俺にとっての最大の問題点は、この耳木兎の魔人にとっては、今回の決闘を『受けてやった』最大の理由でもあるのだろう。
ローリスクハイリターン。
ひっくり返しようのない地力を武器に、『制約』の術効により手間を省いた情報収集と身柄の確保を両立できる。
まあ、如何にヤツが好奇心旺盛で、目の前にぶら下げられた餌に弱い手合いだとしても……
結局はその餌自体に旨味がなければ、唐突に突きつけられた決闘なぞに応じてくる筈もない。
「今度は貴方から、か……」
我知らずの内に、俺は呟く。
そうして己の掌に視線をおとせば、そこに在るのは肌がひりつくほどの熱。
オーバーヒート。
不意打ちで放った『熱線』の起点を、手元から離れた短剣に無理矢理に設定したことの反動が、不調を示していた霊銀盤に多大な負荷を及ぼした、その影響だ。
どう足掻こうが、この状態で不定術法式を起動することは出来ない。
下手をすれば、アトマを流し込んだ段階で破損しかねない。
「降参をば。出来れば|貴方を無駄に傷つけたくはありません」
「無駄に、って辺りがポイントだな」
「……フラム・アルバレット。これでも私は貴方に敬意を表して言っているのですよ? これ以上の戦いが無駄であることは、わかっている筈です」
余計なお世話でしかないその発言の揚げ足を取りにいくと、諭すような言葉が続いてきた。

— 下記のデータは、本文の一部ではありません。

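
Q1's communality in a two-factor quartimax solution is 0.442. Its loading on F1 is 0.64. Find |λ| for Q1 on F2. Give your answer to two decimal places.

Under orthogonal rotation h² = Σλ², so λ_F2² = h² − (0.4096) = 0.442 − 0.4096 = 0.0324.
|λ| = √0.0324 = 0.1800.

0.18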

「仲間を逃がす時間であればもう十分に作れたでしょう? 貴方の言う覚悟なくして、ここまで出来ないことは理解できました。ならばそちらも、勇気と無謀を履き違えないことです」
「へっ――」
覚悟。
そこに触れられたことで、今度は簡単に口が開いてくれた。
「馬鹿いうなって。まさかこの程度の算段で、アンタに勝負なんて挑むわけがないだろ?」
「強がりはお良しなさい……といったところで、聞く耳は持ちそうにありませんね」
「そういうこったな」
余裕を示すルゼアウルに甘えて、俺は地に転がっていた短剣へと手を伸ばす。
アトマの熱に炙られた刀身は青黒く変色してしまっており、未だ握り手も熱を帯びている。
「それじゃ正真正銘の、フラム・アルバレットからの最後の一手」
逆手に構えた刃に、力を巡らせ狙いを定め――
「受けてもらうぜ、『砂閣』のルゼアウルさんよ!」
俺は全力で以て、勝ちを掴みにいった。